This is the sixth consecutive year that we’ve tracked the shopping behavior of Chinese consumers. Our continuing research has given us a valuable long-term view across 106 fast-moving consumer goods (FMCG) categories purchased for home consumption in China. As in each of the past six years, we conducted a deep analysis of the key 26 categories that span the four largest consumer goods sectors: packaged food, beverages, personal care and home care. Combined, these sectors represent 80% of China’s FMCG purchases.
As in previous years, we based our research on a panel of 40,000 urban households equipped with scanners to track their FMCG purchases for at-home consumption.
For the first time this year, we also studied the FMCG market with a new lens: the out-of-home (OOH) consumption of food and beverages.
- Working with Kantar Worldpanel, we enlisted 4,000 Chinese individual consumers in Tier-1 and Tier-2 cities to track their food and beverage purchases for consumption outside of their homes using smartphones.
- In combination with additional data sources, we conducted an in-depth analysis of the overall eating and drinking channel dynamics.
This year we found the two-speed growth continuing, while annual growth in FMCG value for home consumption maintained its slowdown in 2016 across all sectors we studied, hitting a five-year low. This is due to a combination of almost flat volume growth and a deceleration of price growth, which dragged down overall FMCG value growth.
Let’s look at product categories first. Value growth of FMCG sales for home consumption totaled 3.0% in 2016; however, the growth rates for food and beverage categories are dramatically different than for home and personal care. It’s to the point where food has grown by 0.5% and beverages by 2.0%, while personal care and home care increased by 10.5% and 3.5% respectively, representing an improvement over 2015.
This year we saw a continuing geographic trend. China’s southwestern and central provinces have maintained their status as the major growth engines for FMCG sales. This is a result of an increase in number of households, fueled in part by the urbanization of inland provinces as many industries shift from coastal regions.
Two-speed growth by geography
Southwestern and central provinces continue to serve as the growth engine for brands in China (see Figure 10).
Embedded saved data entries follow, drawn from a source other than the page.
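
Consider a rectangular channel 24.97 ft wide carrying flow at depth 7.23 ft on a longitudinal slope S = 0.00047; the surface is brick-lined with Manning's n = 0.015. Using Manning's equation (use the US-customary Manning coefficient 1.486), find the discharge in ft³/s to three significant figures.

1070 ft³/s

A = b·y = 24.97 × 7.23 = 180.5 ft²
P = b + 2y = 24.97 + 2×7.23 = 39.43 ft
R = A/P = 180.5/39.43 = 4.579 ft
Q = (1.486/n)·A·R^(2/3)·S^(1/2) = (1.486/0.015) × 180.5 × 4.579^(2/3) × 0.00047^(1/2) = 1069 ft³/s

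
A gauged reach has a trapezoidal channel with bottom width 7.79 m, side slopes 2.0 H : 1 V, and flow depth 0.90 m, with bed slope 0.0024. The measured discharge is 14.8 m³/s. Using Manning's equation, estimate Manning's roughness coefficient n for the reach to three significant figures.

0.0232

A = (b + z·y)·y = (7.79 + 2.0×0.90)×0.90 = 8.631 m²
P = b + 2y√(1+z²) = 7.79 + 2×0.90×√(1+2.0²) = 11.81 m
R = A/P = 8.631/11.81 = 0.7305 m
n = (1/Q)·A·R^(2/3)·S^(1/2) = (1/14.8) × 8.631 × 0.8111 × 0.04899 = 0.02317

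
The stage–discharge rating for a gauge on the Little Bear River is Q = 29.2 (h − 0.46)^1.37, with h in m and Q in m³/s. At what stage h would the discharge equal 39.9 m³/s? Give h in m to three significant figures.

1.72 m

h − h₀ = (Q/C)^(1/b) = (39.9/29.2)^(1/1.37) = 1.256 m
h = 0.46 + 1.256 = 1.716 m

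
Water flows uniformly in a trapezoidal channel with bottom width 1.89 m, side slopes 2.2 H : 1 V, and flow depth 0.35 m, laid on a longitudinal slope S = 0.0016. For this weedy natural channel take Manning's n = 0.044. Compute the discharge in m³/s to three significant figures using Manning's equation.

A = (b + z·y)·y = (1.89 + 2.2×0.35)×0.35 = 0.9310 m²
P = b + 2y√(1+z²) = 1.89 + 2×0.35×√(1+2.2²) = 3.582 m
R = A/P = 0.9310/3.582 = 0.2599 m
Q = (1/n)·A·R^(2/3)·S^(1/2) = (1/0.044) × 0.9310 × 0.2599^(2/3) × 0.0016^(1/2) = 0.3447 m³/s

0.345 m³/s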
Six of those provinces experienced FMCG growth in excess of 7% in 2016: Sichuan, Shaanxi, Shanxi, Guangxi, Hunan and Hubei. This resulted from an increase in number of households, fueled in part by higher economic growth. FMCG consumption growth is boosted by the urbanization of inland provinces as many industries shift from coastal regions. Blue-collar workers continue to be a massive force in China’s FMCG market.
Two-speed growth in retail channels
Our sixth annual study of Chinese shopper behavior for home consumption shows the continuing shifts in retailing. Online and convenience store channels maintain strong momentum, while big-box retailers lose steam (see Figure 11). Unsurprisingly, e-commerce led the pack, growing by more than 52.0%. Online now represents 7.0% of total FMCG sales. Convenience stores, steadily serving the needs of busy urban consumers, grew by 7.4%, adding such new incentives as in-store pickup of products bought online from other retailers. The hypermarkets that once defined robust growth declined by 2.0%, and the once-flourishing super or mini format grew by 2.0%, about the same rate as inflation. While their share is slowly shrinking, those two formats still account for more than half of the FMCG market.